# Best model for precedence constraints within scheduling problem

Suppose I'm modeling a problem where I want to compute the start time bucket for some jobs. All time buckets have equal duration. There are some additional constraints involved but I also have to model some precedence constraints for certain jobs.
Due to the rest of the model I have to use binary variables $$s_{jt}$$ that are 1 if job $$j\in J$$ starts in time bucket $$t\in T$$. Suppose I furthermore have a set $$P$$ of tuples of jobs $$(j_1, j_2)\in P\subset J\times J$$ for which the second has to start after the first is finished. Each job $$j$$ has duration $$d_j$$, i.e the number of time buckets that are needed to finish the job.

My question is how to model the precedence constraint using the above variables (plus maybe some additional ones) in the most efficient and/or effective way. Meaning I'm interested in the smallest formulation but also in the formulation that gives the tightest bound, respectively the fastest solving times when solved with a MIP solver.

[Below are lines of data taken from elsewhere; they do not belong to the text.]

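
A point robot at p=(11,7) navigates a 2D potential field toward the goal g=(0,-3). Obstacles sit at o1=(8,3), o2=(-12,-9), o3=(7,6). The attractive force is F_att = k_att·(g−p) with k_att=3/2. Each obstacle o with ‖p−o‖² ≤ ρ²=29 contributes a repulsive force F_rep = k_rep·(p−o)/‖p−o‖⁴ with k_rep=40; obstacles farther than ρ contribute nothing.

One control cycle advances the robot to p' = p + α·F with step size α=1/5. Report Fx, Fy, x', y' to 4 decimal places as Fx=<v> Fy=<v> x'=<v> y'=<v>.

F_att = 3/2·(g−p) = 3/2·(-11,-10) = (-16.5000,-15.0000)
o1: d²=25 ≤ ρ²=29; F_rep = 40·(3,4)/25² = (0.1920,0.2560)
o2: d²=785 > ρ²=29 → inactive
o3: d²=17 ≤ ρ²=29; F_rep = 40·(4,1)/17² = (0.5536,0.1384)
F = F_att + ΣF_rep = (-15.7544,-14.6056)
p' = p + 1/5·F = (7.8491,4.0789)

Fx=-15.7544 Fy=-14.6056 x'=7.8491 y'=4.0789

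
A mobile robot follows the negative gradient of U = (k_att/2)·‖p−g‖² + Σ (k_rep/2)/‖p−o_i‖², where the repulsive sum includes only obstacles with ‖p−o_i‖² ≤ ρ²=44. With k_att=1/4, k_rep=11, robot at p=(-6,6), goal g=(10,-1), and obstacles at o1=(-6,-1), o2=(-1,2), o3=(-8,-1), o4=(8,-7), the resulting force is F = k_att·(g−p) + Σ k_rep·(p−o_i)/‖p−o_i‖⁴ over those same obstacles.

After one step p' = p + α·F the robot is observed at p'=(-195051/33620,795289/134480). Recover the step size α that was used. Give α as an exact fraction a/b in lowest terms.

F_att = 1/4·(g−p) = 1/4·(16,-7) = (4.0000,-1.7500)
o1: d²=49 > ρ²=44 → inactive
o2: d²=41 ≤ ρ²=44; F_rep = 11·(-5,4)/41² = (-0.0327,0.0262)
o3: d²=53 > ρ²=44 → inactive
o4: d²=365 > ρ²=44 → inactive
F = F_att + ΣF_rep = (3.9673,-1.7238)
Δp = p'−p = (0.1984,-0.0862); α = Δx/Fx = (6669/33620) / (6669/1681) = 1/20
check: Δy/Fy = (-11591/134480) / (-11591/6724) = 1/20 ✓

α = 1/20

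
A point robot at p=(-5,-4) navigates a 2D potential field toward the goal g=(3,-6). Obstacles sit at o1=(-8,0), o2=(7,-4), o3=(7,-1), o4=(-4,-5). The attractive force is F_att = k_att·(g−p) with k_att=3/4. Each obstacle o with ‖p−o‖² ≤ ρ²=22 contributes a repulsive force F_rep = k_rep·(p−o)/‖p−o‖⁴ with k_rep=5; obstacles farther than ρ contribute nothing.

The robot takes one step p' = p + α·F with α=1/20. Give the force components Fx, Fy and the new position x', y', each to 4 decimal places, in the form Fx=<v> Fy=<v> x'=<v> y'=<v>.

Fx=4.7500 Fy=-0.2500 x'=-4.7625 y'=-4.0125

F_att = 3/4·(g−p) = 3/4·(8,-2) = (6.0000,-1.5000)
o1: d²=25 > ρ²=22 → inactive
o2: d²=144 > ρ²=22 → inactive
o3: d²=153 > ρ²=22 → inactive
o4: d²=2 ≤ ρ²=22; F_rep = 5·(-1,1)/2² = (-1.2500,1.2500)
F = F_att + ΣF_rep = (4.7500,-0.2500)
p' = p + 1/20·F = (-4.7625,-4.0125)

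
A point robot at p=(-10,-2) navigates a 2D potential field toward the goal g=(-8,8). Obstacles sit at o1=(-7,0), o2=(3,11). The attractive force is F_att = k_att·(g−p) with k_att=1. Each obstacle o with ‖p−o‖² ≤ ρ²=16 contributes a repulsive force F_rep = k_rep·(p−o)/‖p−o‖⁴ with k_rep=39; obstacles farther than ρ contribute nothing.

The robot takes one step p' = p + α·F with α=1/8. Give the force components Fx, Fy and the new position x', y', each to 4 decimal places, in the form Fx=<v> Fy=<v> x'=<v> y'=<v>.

F_att = 1·(g−p) = 1·(2,10) = (2.0000,10.0000)
o1: d²=13 ≤ ρ²=16; F_rep = 39·(-3,-2)/13² = (-0.6923,-0.4615)
o2: d²=338 > ρ²=16 → inactive
F = F_att + ΣF_rep = (1.3077,9.5385)
p' = p + 1/8·F = (-9.8365,-0.8077)

Fx=1.3077 Fy=9.5385 x'=-9.8365 y'=-0.8077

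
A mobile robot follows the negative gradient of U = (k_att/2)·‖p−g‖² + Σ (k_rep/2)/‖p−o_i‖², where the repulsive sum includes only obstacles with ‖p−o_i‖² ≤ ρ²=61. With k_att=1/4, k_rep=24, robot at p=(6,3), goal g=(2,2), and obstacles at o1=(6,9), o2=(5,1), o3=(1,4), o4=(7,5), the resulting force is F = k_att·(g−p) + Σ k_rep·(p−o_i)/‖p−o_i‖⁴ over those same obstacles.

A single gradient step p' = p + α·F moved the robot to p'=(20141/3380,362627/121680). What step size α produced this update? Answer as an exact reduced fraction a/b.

α = 1/20

F_att = 1/4·(g−p) = 1/4·(-4,-1) = (-1.0000,-0.2500)
o1: d²=36 ≤ ρ²=61; F_rep = 24·(0,-6)/36² = (0.0000,-0.1111)
o2: d²=5 ≤ ρ²=61; F_rep = 24·(1,2)/5² = (0.9600,1.9200)
o3: d²=26 ≤ ρ²=61; F_rep = 24·(5,-1)/26² = (0.1775,-0.0355)
o4: d²=5 ≤ ρ²=61; F_rep = 24·(-1,-2)/5² = (-0.9600,-1.9200)
F = F_att + ΣF_rep = (-0.8225,-0.3966)
Δp = p'−p = (-0.0411,-0.0198); α = Δx/Fx = (-139/3380) / (-139/169) = 1/20
check: Δy/Fy = (-2413/121680) / (-2413/6084) = 1/20 ✓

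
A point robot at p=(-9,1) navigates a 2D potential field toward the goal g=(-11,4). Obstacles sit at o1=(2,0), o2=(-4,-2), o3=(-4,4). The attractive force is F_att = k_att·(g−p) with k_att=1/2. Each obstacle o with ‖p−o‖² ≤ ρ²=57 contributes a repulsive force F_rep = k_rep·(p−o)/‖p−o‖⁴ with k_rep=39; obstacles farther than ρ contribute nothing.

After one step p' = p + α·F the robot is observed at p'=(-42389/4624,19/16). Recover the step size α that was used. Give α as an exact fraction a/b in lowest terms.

α = 1/8

F_att = 1/2·(g−p) = 1/2·(-2,3) = (-1.0000,1.5000)
o1: d²=122 > ρ²=57 → inactive
o2: d²=34 ≤ ρ²=57; F_rep = 39·(-5,3)/34² = (-0.1687,0.1012)
o3: d²=34 ≤ ρ²=57; F_rep = 39·(-5,-3)/34² = (-0.1687,-0.1012)
F = F_att + ΣF_rep = (-1.3374,1.5000)
Δp = p'−p = (-0.1672,0.1875); α = Δx/Fx = (-773/4624) / (-773/578) = 1/8
check: Δy/Fy = (3/16) / (3/2) = 1/8 ✓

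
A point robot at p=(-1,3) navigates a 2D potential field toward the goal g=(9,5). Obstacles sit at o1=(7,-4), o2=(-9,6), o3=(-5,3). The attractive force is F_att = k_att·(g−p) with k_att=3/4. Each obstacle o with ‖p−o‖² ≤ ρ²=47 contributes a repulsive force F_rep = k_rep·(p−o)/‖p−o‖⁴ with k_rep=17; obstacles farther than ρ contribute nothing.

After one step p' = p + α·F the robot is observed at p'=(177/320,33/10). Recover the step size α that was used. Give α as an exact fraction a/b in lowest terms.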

Can you change the meaning of your variables? A classic trick when you have a lot of precedences is to use the by formulation.

Let $$s'_{jt}$$ be 1 if job $$j$$ starts by time $$t$$ (i.e. at time $$t$$ or before). In that case, your precedence constraint can be formulated as $$s'_{j_2,t} \leq s'_{j_1,t-d_1}$$

Notice that you can do a change of variables ($$s_{j,1}=s'_{j,1}$$ and $$s_{j,t} =s'_{j,t}-s'_{j,t-1}$$) to write the remaining constraints with these new variables. You also need to add constraints $$s'_{j,t}\leq s'_{j,t+1}$$.

This usually provide a very tight bound, specially if the number of precedence constraints is very large and the additional constraints are just a few (see ).

• Hi @Borelian, unfortunately this will not work due to the other constraints that I have. But nice to know nonetheless... Might be helpful for other similar problems. – JakobS Aug 17 '19 at 21:29
• Yes @jakobs, but note that you can do a change of variables $s_{j,t} =s'_{j,t}-s'_{j,t-1}$ and use the same original constraints but with more terms.. – Borelian Aug 17 '19 at 21:32
• Ah nice! Did not see that. Can you add this to your answer? It would make it more self-contained... – JakobS Aug 17 '19 at 21:36

A straightforward formulation that suffices is to impose conflict constraints of the form $$s_{j_1,t_1}+s_{j_2,t_2}\le 1$$ if $$t_1+d_1>t_2$$, but you can strengthen that to $$\sum_{t\ge t_1}s_{j_1,t}+\sum_{t\le t_2}s_{j_2,t}\le 1.$$

May I suggest CP-SAT modeling. See this incomplete section. And a few examples:

• Hi @Laurent, I've also got a CP model for the problem and, of course, there the precedence constraints are somewhat easier to handle. But then other constraints are more difficult to apply. So I try to check out different ways to model the problem and use the one that works best (or even use several and exchange information (solutions, bounds, etc.)). – JakobS Aug 20 '19 at 8:23
• Which kind of constraints ? Except floating points computation, CP-SAT offers the same API as a MIP solver, and internally, it reuses a lot of MIP techniques. – Laurent Perron Aug 20 '19 at 14:23
• @LaurentPerron, would you have some examples using Python for precedence constraints when the time is not taken into account? – campioni Oct 22 '19 at 7:57
• What do you mean ? I have a trouble with the juxtaposition of 'precedence' and 'time not taken into account'. – Laurent Perron Oct 22 '19 at 9:26

The smallest formulation will be with these constraints:

$$\sum_{t}t\cdot s_{j_1,t} + p_{j_1}\leq \sum_{t}t\cdot s_{j_2,t},\quad \forall (j_1,j_2)\in P$$

However, much stronger LP relaxation will be with constraints

$$\sum_{t'\leq t}s_{j_1,t'}\geq \sum_{t'\leq t+p_{j_1}}s_{j_2,t'},\quad \forall (j_1,j_2)\in P, \forall t$$

(or its equivalent form suggested by @Borelian, which produces a much sparser matrix).

Having to handle precedence constraints usually makes a scheduling problem much more complicated when solved by MIP approaches. So a CP approach can be more efficient, as suggested by @Laurent.